At trial, Appellant attempted to characterize his relationship with Boykin as one between complete strangers. His theory is that a person who would send explicit videos to "someone in China" cannot reasonably expect privacy. However, the record indicates the two matched on a dating app and subsequently texted for weeks. The text messages began as mundane, including conversations about haircuts and work schedules, and eventually became "spicy." Boykin sent the video in response to Appellant's request to see her sex toy. The jury was free to characterize Appellant and Boykin's relationship as a budding dating relationship instead of one between strangers.
The jury was the sole judge of the weight and credibility to be given the evidence, and we must defer to their determination of same. Brooks, 323 S.W.3d at 899. The jury could have reasonably determined that Boykin only sent the video to Appellant under the reasonable belief that it would remain private to their dating relationship, especially given the inherently private nature of sex. See Fairchild-Porche, 638 S.W.3d at 783. Furthermore, the jury could have found that Appellant was very much aware that the video was meant to remain between the two of them. Viewing the evidence in the light most favorable to the verdict, we conclude a rational jury could have found beyond a reasonable doubt that Appellant disclosed intimate visual material that he obtained under circumstances in which the depicted person had a reasonable expectation that the visual material would remain private. See Act of May 26, 2015, 84th Leg., R.S., ch. 852, § 3, 2015 Tex. Sess. Law Serv. 2723, 2725 (current version codified at Penal Code § 21.16); Jackson, 443 U.S. at 319, 99 S.Ct. at 2789. Accordingly, we overrule Appellant's second issue.
Error in Judgment
In his third issue, Appellant urges the judgment incorrectly indicates he pleaded "guilty" and waived his right to a jury trial. The State concedes the error.

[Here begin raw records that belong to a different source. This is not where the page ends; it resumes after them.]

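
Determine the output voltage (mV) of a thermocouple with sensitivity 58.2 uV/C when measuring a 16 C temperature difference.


The thermocouple output V = sensitivity * dT.
V = 58.2 uV/C * 16 C
V = 931.2 uV
V = 0.931 mV

0.931 mV


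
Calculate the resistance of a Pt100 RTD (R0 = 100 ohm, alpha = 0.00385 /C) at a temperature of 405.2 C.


The RTD equation: Rt = R0 * (1 + alpha * T).
Rt = 100 * (1 + 0.00385 * 405.2)
Rt = 100 * (1 + 1.56002)
Rt = 100 * 2.56002
Rt = 256.002 ohm

256.002 ohm


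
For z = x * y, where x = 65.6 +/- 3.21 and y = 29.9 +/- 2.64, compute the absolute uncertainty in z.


For a product z = x*y, the relative uncertainty is:
uz/z = sqrt((ux/x)^2 + (uy/y)^2)
Relative uncertainties: ux/x = 3.21/65.6 = 0.048933
uy/y = 2.64/29.9 = 0.088294
z = 65.6 * 29.9 = 1961.4
uz = 1961.4 * sqrt(0.048933^2 + 0.088294^2) = 198.002

198.002


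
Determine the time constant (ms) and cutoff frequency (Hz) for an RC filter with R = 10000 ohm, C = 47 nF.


Time constant: tau = R * C.
tau = 10000 * 4.70e-08 = 0.00047 s
tau = 0.47 ms
Cutoff frequency: fc = 1 / (2*pi*R*C).
fc = 1 / (2*pi*0.00047) = 338.63 Hz

tau = 0.47 ms, fc = 338.63 Hz


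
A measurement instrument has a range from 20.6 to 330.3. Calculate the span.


Span = upper range - lower range.
Span = 330.3 - (20.6)
Span = 309.7

309.7


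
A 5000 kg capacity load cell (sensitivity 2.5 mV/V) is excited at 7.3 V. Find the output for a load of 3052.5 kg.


Vout = rated_output * Vex * (load / capacity).
Vout = 2.5 * 7.3 * (3052.5 / 5000)
Vout = 2.5 * 7.3 * 0.6105
Vout = 11.142 mV

11.142 mV


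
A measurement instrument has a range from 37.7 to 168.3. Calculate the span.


Span = upper range - lower range.
Span = 168.3 - (37.7)
Span = 130.6

130.6


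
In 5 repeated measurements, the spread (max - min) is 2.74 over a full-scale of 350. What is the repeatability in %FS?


Repeatability = (spread / full scale) * 100%.
R = (2.74 / 350) * 100
R = 0.783 %FS

0.783 %FS


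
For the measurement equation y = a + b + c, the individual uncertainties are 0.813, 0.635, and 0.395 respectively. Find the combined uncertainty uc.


For a sum of independent quantities, uc = sqrt(u1^2 + u2^2 + u3^2).
uc = sqrt(0.813^2 + 0.635^2 + 0.395^2)
uc = sqrt(0.660969 + 0.403225 + 0.156025)
uc = 1.1046

1.1046


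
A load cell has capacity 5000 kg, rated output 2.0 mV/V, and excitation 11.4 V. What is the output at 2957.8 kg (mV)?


Vout = rated_output * Vex * (load / capacity).
Vout = 2.0 * 11.4 * (2957.8 / 5000)
Vout = 2.0 * 11.4 * 0.59156
Vout = 13.488 mV

13.488 mV


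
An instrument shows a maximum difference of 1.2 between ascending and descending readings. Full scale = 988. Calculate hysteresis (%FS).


Hysteresis = (max difference / full scale) * 100%.
H = (1.2 / 988) * 100
H = 0.121 %FS

0.121 %FS


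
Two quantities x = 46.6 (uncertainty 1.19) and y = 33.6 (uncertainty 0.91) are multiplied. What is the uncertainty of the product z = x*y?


For a product z = x*y, the relative uncertainty is:
uz/z = sqrt((ux/x)^2 + (uy/y)^2)
Relative uncertainties: ux/x = 1.19/46.6 = 0.025536
uy/y = 0.91/33.6 = 0.027083
z = 46.6 * 33.6 = 1565.8
uz = 1565.8 * sqrt(0.025536^2 + 0.027083^2) = 58.284

58.284


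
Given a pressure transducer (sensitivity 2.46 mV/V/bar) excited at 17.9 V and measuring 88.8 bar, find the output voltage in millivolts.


Output = sensitivity * Vex * P.
Vout = 2.46 * 17.9 * 88.8
Vout = 44.034 * 88.8
Vout = 3910.22 mV

3910.22 mV


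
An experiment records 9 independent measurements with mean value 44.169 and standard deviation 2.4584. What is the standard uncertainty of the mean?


The standard uncertainty for Type A evaluation is u = s / sqrt(n).
u = 2.4584 / sqrt(9)
u = 2.4584 / 3.0
u = 0.8195

0.8195


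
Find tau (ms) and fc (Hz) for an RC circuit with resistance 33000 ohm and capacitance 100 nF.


Time constant: tau = R * C.
tau = 33000 * 1.00e-07 = 0.0033 s
tau = 3.3 ms
Cutoff frequency: fc = 1 / (2*pi*R*C).
fc = 1 / (2*pi*0.0033) = 48.23 Hz

tau = 3.3 ms, fc = 48.23 Hz


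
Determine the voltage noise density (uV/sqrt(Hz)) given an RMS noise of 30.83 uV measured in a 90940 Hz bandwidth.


Noise spectral density = Vrms / sqrt(BW).
NSD = 30.83 / sqrt(90940)
NSD = 30.83 / 301.5626
NSD = 0.1022 uV/sqrt(Hz)

0.1022 uV/sqrt(Hz)


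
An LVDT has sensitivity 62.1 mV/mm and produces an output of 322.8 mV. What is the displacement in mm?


Displacement = Vout / sensitivity.
d = 322.8 / 62.1
d = 5.198 mm

5.198 mm


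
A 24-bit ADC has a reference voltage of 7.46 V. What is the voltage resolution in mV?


The resolution (LSB) of an ADC is Vref / 2^n.
LSB = 7.46 / 2^24
LSB = 7.46 / 16777216
LSB = 4.4e-07 V = 0.00044465 mV

0.00044465 mV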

We have the authority to modify an incorrect judgment to make the record "speak the truth" when we have the necessary information to do so. See TEX. R. APP. P. 43.2(b); Bigley v. State, 865 S.W.2d 26, 27-28 (Tex. Crim. App. 1993); Ingram v. State, 261 S.W.3d 749, 754 (Tex. App.-Tyler 2008, no pet.). Because the record reflects that Appellant pleaded "not guilty" and the matter proceeded to a jury trial, we modify the trial court's judgment to so reflect. We sustain Appellant's third issue.
Disposition
Because we sustain Appellant's third issue and overrule his first and second issues, we modify the trial court's judgment to reflect he pleaded "not guilty" and that the matter proceeded to a jury trial. We affirm the judgment as modified.
JUDGMENT
THIS CAUSE came on to be heard on the appellate record and the briefs filed herein, and the same being inspected, it is the opinion of the Court that the judgment of the trial court below should be modified and, as modified, affirmed.
It is therefore ORDERED, ADJUDGED and DECREED that the judgment of the court below be modified to reflect that Appellant pleaded "not guilty" and that the matter proceeded to a jury trial; and as modified, the trial court's judgment is affirmed; and that this decision be certified to the trial court below for observance.